Cycle safely with your kids during the school holidays

Parents can teach their children to be safe cyclists by going out with them and leading by example. South African roads are public spaces and cyclists have the right to ride their bicycles on them but riding a bike on public roads is a huge responsibility and it is vital that children are made aware of the rules of the road as well as how to handle a bicycle in a safe and responsible way.

Learning to cycle is a rite of passage for children and has the added benefits of health and fitness. Cycling can be one way your child gets enough exercise during the winter school holidays and it makes for a good day’s entertainment for the whole family. Cycling represents fun, freedom and fresh air everything that good about being a kid. It’s also an easy way to burn calories, become flexible and to learn co-ordination.

Teaching children to travel effectively by bicycle as they get older develops patience, discipline, self-reliance and personal responsibility.  Learning to negotiate traffic by cycling also teaches essential driving skills that will make them safer and more courteous motorists later.  Like swimming and motoring, the safety of cycling is determined primarily by behavior; education and skill development are key to success. As a cyclist’s skills and maturity progress, safe cycling becomes possible in an increasingly wide variety of environments. An important consideration for cycling with children is matching route selection and adult supervision to the developmental and skill levels of the child.

“Riding with children affords a parent the opportunity to supervise their cycling, especially at edge locations such as street crossings.   Parents should model consistent behavior by stopping and looking both ways before proceeding, and invite the child to assist in assessment of traffic conditions,” says Karin Pohl, general manager of the Pedal Power Association.

Although many parents and children are tempted to think of sidewalks as safe places for children to ride, traveling any distance on a sidewalk inevitably results in crossing intersections and driveways or crossing roadways mid-block.  Such movements are associated with the most common collision types for child cyclists, in part because of children’s errors, but also because motorists are less likely to notice bicyclists entering their path from sidewalk locations when they are focused on traffic approaching in the roadway.

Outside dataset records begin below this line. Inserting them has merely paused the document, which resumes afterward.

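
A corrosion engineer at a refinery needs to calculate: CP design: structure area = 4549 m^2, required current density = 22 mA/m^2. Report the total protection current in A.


I = area * current density, then convert mA → A (÷1000)
I = 4549 * 22 / 1000 = 100.08 A

100.08 A


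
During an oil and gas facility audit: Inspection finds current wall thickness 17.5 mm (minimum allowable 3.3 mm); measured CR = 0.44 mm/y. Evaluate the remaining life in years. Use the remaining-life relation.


Apply the remaining-life relation: RL = (t_current − t_min) / CR
RL = (17.5 − 3.3) / 0.44 = 14.2 / 0.44 = 32.3 years

32.3 years


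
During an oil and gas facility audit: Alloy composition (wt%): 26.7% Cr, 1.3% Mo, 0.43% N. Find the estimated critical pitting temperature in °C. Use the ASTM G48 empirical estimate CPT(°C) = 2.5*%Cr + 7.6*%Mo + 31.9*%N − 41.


Apply the ASTM G48 empirical CPT estimate: CPT(°C) = 2.5*%Cr + 7.6*%Mo + 31.9*%N − 41
2.5*26.7 = 66.75; 7.6*1.3 = 9.88; 31.9*0.43 = 13.717
CPT = 66.75 + 9.88 + 13.717 − 41 = 49.347 °C
Rounded to 0.1 °C: CPT ≈ 49.3 °C

49.3 °C


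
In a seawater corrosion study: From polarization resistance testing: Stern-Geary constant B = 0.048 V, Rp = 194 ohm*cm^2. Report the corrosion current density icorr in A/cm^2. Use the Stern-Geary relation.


Apply the Stern-Geary relation: icorr = B / Rp
icorr = 0.048 / 194 = 2.474×10^-4 A/cm^2

2.474×10^-4 A/cm^2


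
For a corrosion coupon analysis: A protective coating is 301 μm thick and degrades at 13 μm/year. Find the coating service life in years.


Service life = thickness / degradation rate
Life = 301 / 13 = 23.2 years

23.2 years


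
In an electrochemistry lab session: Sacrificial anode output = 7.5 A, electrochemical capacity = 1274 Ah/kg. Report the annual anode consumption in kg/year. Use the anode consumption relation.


Annual consumption = current * hours per year / capacity
Rate = 7.5 * 8760 / 1274 = 51.6 kg/year

51.6 kg/year


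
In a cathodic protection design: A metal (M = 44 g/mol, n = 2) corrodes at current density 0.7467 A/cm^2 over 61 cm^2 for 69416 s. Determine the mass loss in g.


Apply Faraday's law: m = i*A*t*M / (n*F)
Total charge passed Q = i*A*t = 0.7467*61*69416 = 3161808.5592 C
m = Q*M/(n*F) = 3161808.5592*44/(2*96485) = 720.9389 g

720.9389 g


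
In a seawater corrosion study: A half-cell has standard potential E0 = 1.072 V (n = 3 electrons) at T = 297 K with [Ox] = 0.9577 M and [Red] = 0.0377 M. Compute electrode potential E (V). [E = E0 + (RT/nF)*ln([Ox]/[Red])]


Apply the Nernst equation: E = E0 + (RT/nF)*ln([Ox]/[Red])
Step 1: RT/nF = 8.314*297/(3*96485) = 0.00853071 V
Step 2: [Ox]/[Red] = 0.9577/0.0377 = 25.403183
Step 3: ln(25.403183) = 3.234874
Step 4: correction = 0.00853071 * 3.234874 = 0.028 V
E = 1.072 + 0.028 = 1.1 V

1.1 V


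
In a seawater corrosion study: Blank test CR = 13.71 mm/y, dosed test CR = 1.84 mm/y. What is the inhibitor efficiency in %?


Apply the inhibitor-efficiency definition: IE = (CR_blank − CR_inh)/CR_blank × 100
IE = (13.71 − 1.84) / 13.71 × 100
IE = 11.87 / 13.71 × 100 = 86.6 %

86.6 %


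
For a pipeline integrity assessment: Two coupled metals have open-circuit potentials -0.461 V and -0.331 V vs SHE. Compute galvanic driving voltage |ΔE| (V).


Driving voltage is the absolute potential difference.
|ΔE| = |-0.461 − (-0.331)| = 0.13 V

0.13 V


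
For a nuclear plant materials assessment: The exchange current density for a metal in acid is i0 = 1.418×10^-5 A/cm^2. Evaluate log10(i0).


i0 = 1.418×10^-5 A/cm^2
log10(i0) = -4.848

-4.848


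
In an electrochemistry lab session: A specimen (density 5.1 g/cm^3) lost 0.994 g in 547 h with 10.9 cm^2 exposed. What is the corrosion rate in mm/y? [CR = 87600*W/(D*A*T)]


Apply the mm/y weight-loss relation: CR = 87600 * W / (D * A * T)
Numerator: 87600 * 0.994 = 87074.4
Denominator: 5.1 * 10.9 * 547 = 30407.73
CR = 87074.4 / 30407.73 = 2.86356 mm/y

2.86356 mm/y


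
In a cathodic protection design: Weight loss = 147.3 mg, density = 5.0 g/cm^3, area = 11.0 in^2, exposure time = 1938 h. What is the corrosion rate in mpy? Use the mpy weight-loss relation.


Apply the mpy weight-loss relation: CR = 534 * W / (D * A * T)
Numerator: 534 * 147.3 = 78658.2
Denominator: 5.0 * 11.0 * 1938 = 106590.0
CR = 78658.2 / 106590.0 = 0.73795 mpy

0.73795 mpy


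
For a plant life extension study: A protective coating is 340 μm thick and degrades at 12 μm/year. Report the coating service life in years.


Service life = thickness / degradation rate
Life = 340 / 12 = 28.3 years

28.3 years


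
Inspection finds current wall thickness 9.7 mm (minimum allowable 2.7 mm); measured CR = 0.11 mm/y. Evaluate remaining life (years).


Apply the remaining-life relation: RL = (t_current − t_min) / CR
RL = (9.7 − 2.7) / 0.11 = 7.0 / 0.11 = 63.6 years

63.6 years


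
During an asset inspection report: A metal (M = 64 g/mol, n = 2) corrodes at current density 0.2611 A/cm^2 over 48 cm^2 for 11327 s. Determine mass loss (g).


Apply Faraday's law: m = i*A*t*M / (n*F)
Total charge passed Q = i*A*t = 0.2611*48*11327 = 141959.0256 C
m = Q*M/(n*F) = 141959.0256*64/(2*96485) = 47.082 g

47.082 g


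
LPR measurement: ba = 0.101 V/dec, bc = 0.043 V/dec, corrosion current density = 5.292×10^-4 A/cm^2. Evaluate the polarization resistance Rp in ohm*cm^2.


Apply the Stern-Geary equation: Rp = ba*bc / (2.303*icorr*(ba+bc))
ba*bc = 0.101*0.043 = 0.004343
ba+bc = 0.144; 2.303*icorr*(ba+bc) = 2.303*5.292×10^-4*0.144 = 1.7549965×10^-4
Rp = 0.004343 / 1.7549965×10^-4 = 24.7 ohm*cm^2

24.7 ohm*cm^2


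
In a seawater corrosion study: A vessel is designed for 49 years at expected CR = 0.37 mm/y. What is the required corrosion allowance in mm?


Corrosion allowance = CR × design life
CA = 0.37 * 49 = 18.13 mm

18.13 mm


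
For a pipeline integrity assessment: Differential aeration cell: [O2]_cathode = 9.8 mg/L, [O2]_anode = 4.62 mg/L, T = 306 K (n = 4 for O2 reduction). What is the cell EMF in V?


Apply the Nernst concentration-cell relation: E = (RT/nF)*ln(C_cathode/C_anode)
RT/nF = 8.314*306/(4*96485) = 0.00659192 V
ln(9.8/4.62) = 0.75199
E = 0.00659192 * 0.75199 = 0.00496 V

0.00496 V


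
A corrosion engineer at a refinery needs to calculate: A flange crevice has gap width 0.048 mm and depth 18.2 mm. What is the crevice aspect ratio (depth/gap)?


Aspect ratio = depth / gap
Ratio = 18.2 / 0.048 = 379.2

379.2


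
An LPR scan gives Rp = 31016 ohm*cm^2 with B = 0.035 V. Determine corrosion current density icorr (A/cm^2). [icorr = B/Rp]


Apply the Stern-Geary relation: icorr = B / Rp
icorr = 0.035 / 31016 = 1.128×10^-6 A/cm^2

1.128×10^-6 A/cm^2


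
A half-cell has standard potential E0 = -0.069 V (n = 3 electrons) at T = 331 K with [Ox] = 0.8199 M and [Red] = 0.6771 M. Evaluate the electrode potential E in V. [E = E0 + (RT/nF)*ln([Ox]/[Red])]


Apply the Nernst equation: E = E0 + (RT/nF)*ln([Ox]/[Red])
Step 1: RT/nF = 8.314*331/(3*96485) = 0.00950729 V
Step 2: [Ox]/[Red] = 0.8199/0.6771 = 1.210899
Step 3: ln(1.210899) = 0.191363
Step 4: correction = 0.00950729 * 0.191363 = 0.0018 V
E = -0.069 + 0.0018 = -0.0672 V

-0.0672 V


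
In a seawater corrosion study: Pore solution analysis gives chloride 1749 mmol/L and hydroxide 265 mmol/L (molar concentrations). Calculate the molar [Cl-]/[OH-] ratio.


Threshold parameter = [Cl-] / [OH-] (molar basis; both in mmol/L, so units cancel)
Ratio = 1749 / 265 = 6.6

6.6


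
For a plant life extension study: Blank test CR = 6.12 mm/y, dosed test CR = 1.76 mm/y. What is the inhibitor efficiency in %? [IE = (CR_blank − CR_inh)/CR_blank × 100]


Apply the inhibitor-efficiency definition: IE = (CR_blank − CR_inh)/CR_blank × 100
IE = (6.12 − 1.76) / 6.12 × 100
IE = 4.36 / 6.12 × 100 = 71.2 %

71.2 %


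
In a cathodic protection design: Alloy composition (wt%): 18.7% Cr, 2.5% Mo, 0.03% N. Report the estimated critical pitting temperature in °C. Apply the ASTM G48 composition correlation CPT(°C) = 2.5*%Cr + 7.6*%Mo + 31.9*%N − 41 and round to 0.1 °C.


Apply the ASTM G48 empirical CPT estimate: CPT(°C) = 2.5*%Cr + 7.6*%Mo + 31.9*%N − 41
2.5*18.7 = 46.75; 7.6*2.5 = 19; 31.9*0.03 = 0.957
CPT = 46.75 + 19 + 0.957 − 41 = 25.707 °C
Rounded to 0.1 °C: CPT ≈ 25.7 °C

25.7 °C


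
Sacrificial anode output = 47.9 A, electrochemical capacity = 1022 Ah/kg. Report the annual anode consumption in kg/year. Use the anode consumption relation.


Annual consumption = current * hours per year / capacity
Rate = 47.9 * 8760 / 1022 = 410.6 kg/year

410.6 kg/year


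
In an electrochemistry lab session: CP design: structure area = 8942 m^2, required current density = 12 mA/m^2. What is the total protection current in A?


I = area * current density, then convert mA → A (÷1000)
I = 8942 * 12 / 1000 = 107.3 A

107.3 A


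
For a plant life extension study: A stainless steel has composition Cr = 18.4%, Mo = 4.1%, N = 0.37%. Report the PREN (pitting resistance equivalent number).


Apply the PREN formula: PREN = Cr + 3.3*Mo + 16*N
PREN = 18.4 + 3.3*4.1 + 16*0.37
PREN = 18.4 + 13.53 + 5.92 = 37.85

37.85


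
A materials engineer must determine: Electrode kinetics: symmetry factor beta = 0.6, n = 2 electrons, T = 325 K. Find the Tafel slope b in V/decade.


Apply the Tafel slope relation: b = 2.303*R*T/(beta*n*F)
Numerator: 2.303 * 8.314 * 325 = 6222.82
Denominator: 0.6 * 2 * 96485 = 115782.0
b = 6222.82 / 115782.0 = 0.054 V/decade

0.054 V/decade


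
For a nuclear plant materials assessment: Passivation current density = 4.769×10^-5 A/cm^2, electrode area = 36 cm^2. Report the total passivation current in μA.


I = i_pass * A, then convert A → μA (×10^6)
I = 4.769×10^-5 * 36 * 10^6 = 1716.84 μA

1716.84 μA


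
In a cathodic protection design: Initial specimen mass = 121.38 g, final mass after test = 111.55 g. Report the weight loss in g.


Weight loss = initial − final
WL = 121.38 − 111.55 = 9.83 g

9.83 g


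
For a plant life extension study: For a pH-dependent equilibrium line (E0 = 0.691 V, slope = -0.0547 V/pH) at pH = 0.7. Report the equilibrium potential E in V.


Apply the Pourbaix line equation: E = E0 + slope*pH
E = 0.691 + (-0.0547)*0.7 = 0.691 + (-0.03829) = 0.65271 V
Rounded to 4 decimal places: E = 0.6527 V

0.6527 V


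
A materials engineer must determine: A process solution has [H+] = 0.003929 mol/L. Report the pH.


pH = −log10[H+]
pH = −log10(0.003929) = 2.41

2.41


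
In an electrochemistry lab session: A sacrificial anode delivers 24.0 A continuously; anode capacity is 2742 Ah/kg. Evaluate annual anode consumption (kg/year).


Annual consumption = current * hours per year / capacity
Rate = 24.0 * 8760 / 2742 = 76.7 kg/year

76.7 kg/year


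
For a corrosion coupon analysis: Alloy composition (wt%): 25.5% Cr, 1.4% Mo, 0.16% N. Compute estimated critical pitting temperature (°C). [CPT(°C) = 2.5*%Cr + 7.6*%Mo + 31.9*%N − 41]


Apply the ASTM G48 empirical CPT estimate: CPT(°C) = 2.5*%Cr + 7.6*%Mo + 31.9*%N − 41
2.5*25.5 = 63.75; 7.6*1.4 = 10.64; 31.9*0.16 = 5.104
CPT = 63.75 + 10.64 + 5.104 − 41 = 38.494 °C
Rounded to 0.1 °C: CPT ≈ 38.5 °C

38.5 °C


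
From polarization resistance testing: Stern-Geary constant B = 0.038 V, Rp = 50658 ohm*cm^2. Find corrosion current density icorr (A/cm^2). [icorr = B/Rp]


Apply the Stern-Geary relation: icorr = B / Rp
icorr = 0.038 / 50658 = 7.501×10^-7 A/cm^2

7.501×10^-7 A/cm^2


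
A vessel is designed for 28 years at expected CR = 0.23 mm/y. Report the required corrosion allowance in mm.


Corrosion allowance = CR × design life
CA = 0.23 * 28 = 6.44 mm

6.44 mm


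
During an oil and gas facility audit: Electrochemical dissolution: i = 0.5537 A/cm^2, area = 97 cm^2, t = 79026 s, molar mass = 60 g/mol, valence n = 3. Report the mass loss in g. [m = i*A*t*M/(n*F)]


Apply Faraday's law: m = i*A*t*M / (n*F)
Total charge passed Q = i*A*t = 0.5537*97*79026 = 4244399.5314 C
m = Q*M/(n*F) = 4244399.5314*60/(3*96485) = 879.805 g

879.805 g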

A leading contributor to car-bike crashes is cycling on the wrong side of the road.  At intersections, where the vast majority of car-bike collisions happen, other drivers aren’t expecting or looking for traffic approaching from the wrong direction. When riding with a child to supervise their bicycling, an ideal riding position is slightly behind and to the left of the child, with the child setting the pace. This position allows the parent or instructor to watch and communicate with the child, while also diverting overtaking traffic to pass at a larger distance from the child

Children between the ages of 7 and 10 can develop the traffic and handling skills to operate safely on low speed, low traffic two-lane residential streets.  By their early teens, they can develop the skills to handle multiple lane streets. “Although some cyclists may prefer more direct, important roads depending on their travel objectives, low traffic streets and greenways are often the most enjoyable places to ride for a wide variety of cyclists,” explains Pohl.

The Pedal Power Association of South Africa offers helpful information that parents should share with their children from an early age:

  • You must always wear a helmet
  • You must ride in single file
  • You may not hold onto any other vehicles
  • You may not deliberately swerve from side to side
  • You may not carry another person or object that prevents you from seeing where you are going, and from having complete control over your bicycle
  • If you are riding on a public road where there is a bicycle lane, you must use that lane
  • You may ride on any road, EXCEPT on a freeway
  • Obey all traffic laws, including stopping at red traffic lights and stop streets. Proceed through intersections only when it is safe to do so


It is important for everyone to check their bicycles before setting out – you do not want to break down in the middle of a busy road, or far from help! Check the bikes together and set the example to your children.

Checklist before your bike ride:

  • Are the tyres free of holes, cuts or any embedded
  • Are the wheels pumped hard enough
  • Are the wheels tightly secured?
  • Check both the brakes are they working?
  • Are the gears working as they should?
  • Is the chain clean and well oiled?
  • Is the handlebar and saddle firmly fixed?
  • Are there any cracks in the frames or forks?
  • Do you have a saddle bag with emergency spares attached to the bicycle that includes a spare tube, a patch kit and tyre levers
  •  Do you have lights and reflectors on the bicycle (red at the back, white at the front)


Long bike rides can be tiring or tedious for children; it’s useful to start small and break up longer trips with stops every 20 minutes or so.  Planning a round trip to a destination of interest such as an ice cream shop, restaurant, or park works especially well.